SWINGEING defence cuts will be revealed by ministers today as a major report warns that the government's military projects and operations are unaffordable.

• The planned new Royal Navy aircraft carrier - HMS Queen Elizabeth. Picture: PA

Defence Secretary Bob Ainsworth is due to unveil how resources will be diverted to the war in Afghanistan as his department tries to come to grips with a crippling budget shortfall.

He will speak as a damning report is published by the National Audit Office (NAO) on major defence projects. It points to a deficit of 36 billion even before a spending review leads to more cuts.

Some of the cost-cutting has come at the expense of helicopters, the report said, in a disclosure that will inflame the debate over equipment shortages. The number of Lynx Wildcats had been reduced by 23 per cent, from 80 to 62 helicopters. This had cut planned flying hours by a third.

The NAO, the country's spending watchdog, condemned the Ministry of Defence's "save now, pay later" strategy.

It said that ministers had tried to show they were saving money by slowing down implementation of programmes, such as the two super aircraft carriers to be used for planes from Lossiemouth.

The Queen Elizabeth class aircraft carrier project has been delayed to save 450 million over the next four years. But far from saving taxpayers cash, that decision will increase costs by 1.12bn over subsequent years – a net increase of 674m.

The NAO's annual report on major military projects found that, in 2008-9, the price tags for the 15 biggest schemes rose by 1.2bn, with 733 million of that due to deliberate delays. And it blamed a flawed supposed cost-cutting approach.

Major cuts are expected to be announced to equipment and staff today, and defence sources suggested the Nimrod fleet could be drawn down early.

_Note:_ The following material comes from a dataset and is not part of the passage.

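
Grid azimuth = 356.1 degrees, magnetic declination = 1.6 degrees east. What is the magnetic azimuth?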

Amyas Morse, head of the NAO, said: "The MoD has a multi-billion-pound budgetary black hole which it is trying to fix with a 'save now, pay later' approach. This gives a misleadingly negative picture of how well some major projects in MoD are managed, represents poor value for money and heightens the risk that the equipment our armed forces require will not be available."

Edward Leigh, Tory chairman of the Commons public accounts committee, which oversees the work of the NAO, said the MoD's plans were "unaffordable" and warned major projects would have to be axed.

"The consequences for our forces on the front line are far from theoretical," he said,

adding there could be no "sacred cows", and that even the form of the Trident nuclear deterrent should be considered.

Nick Harvey, the Liberal Democrats' defence spokesman, said it was "absurd" to exclude Trident from a defence review.

But defence equipment minister Quentin Davies said the report focused on only a fraction of the MoD's 2,000 projects, and that Afghanistan was the priority.